… Better Off Dead: the skiing advice.
In Better Off Dead, Lane Meyer is trying to win back his erstwhile girlfriend – and show up the pretty-boy bully – by winning an extremely difficult skiing contest, from the top of a very steep mountain. The first time he tries to practice, as he stares out over the almost-vertical run that lies before him, his friend gives him advice, but Lane looks at his friend as if he’s been given the most useless advice imaginable. He starts down the slope, and within a few seconds, he’s been tossed willy-nilly into the snow.
Later, before the actual race, his new girlfriend (the one who likes him for who he is, and who would never leave him for a pretty-boy bully) gives him the same advice his friend had given him. This time, almost in spite of himself, Lane follows the advice, and emerges victorious at the bottom of the hill.
The advice? [Gesturing down the slope] “Go that way, very fast. If something gets in your way, turn.”
Whether we’re skiing, or going to school, or working, or learning to knit, or … well, anything, really – we encounter difficulties, setbacks, bumpy transitions, mistakes, failures, disappointments, and, well, life. We look out over our lives and imagine a near-vertical run that stretches between us and our destination: the goals we have, the people we love, the stuff we want to do, etc., etc.

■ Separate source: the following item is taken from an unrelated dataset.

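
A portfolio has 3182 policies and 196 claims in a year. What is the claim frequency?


frequency = claims / policies
= 196 / 3182
= 0.0616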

We imagine that to start down that slope is dangerous, or even deadly, and that to leave the safety of the plateau is to invite disaster. We imagine so many things to be difficult or impossible or scary or perilous or bad … and the last thing that makes sense to an imagination like that is the notion that the answers are simple.
But “simple” and “easy” are two different things.
It isn’t easy to ski down a steep slope and beat the pretty-boy bully to the finish line. It isn’t easy to impress a girl whose heart is wrapped up in her own insecurities. It isn’t easy to grow up, get a job, go to school, find love, have a baby, raise children, face illness, get car-keys out of a sewer drain with a length of chewed gum, etc., etc. … but the key to success in life isn’t making stuff “easy”, or following any particular strategy or path or method or plan.
For instance, pretty-boy’s method is to ski with significant skill down the hill. Lane’s method ends up being either to ski downhill or be swarmed by angry newspaper delivery boys on ski-bikes. Both methods require effort, and determination; both men are prompted by their various fears – Lane fears the loneliness of losing the girl and the sting of humiliation, and pretty-boy fears not being pretty-boy anymore and the sting of humiliation. The course is equally difficult for both of them, and the thing that allows Lane to win comes down, not to any particular physical superiority he might have, but to his panic at being chased by newspaper delivery boys. Both men, as they navigate the treacherous landscape of high school politics, would be unlikely to classify life’s challenges as “straightforward,” and both men have chosen very different ways to achieve their goals in the world.
But the one who takes the “it’s simple” advice is the one who wins the race.
What if you knew in your bones that it was as simple as that? That, even when things were difficult, or stressful, or daunting, the solution was perfectly within your intellectual grasp? There’s no guarantee that you would emerge unscathed and victorious at the bottom of the hill, but wouldn’t it make it a lot easier to jump away from that “safe” plateau and proceed boldly into our lives? What if there was no “wrong” path? What if it turns out we’re pretty much fine if we keep our wits about us, keep our goals in focus, and adapt as necessary? What if that’s the secret to all of it?
Go that way. Very fast. If something gets in your way, turn.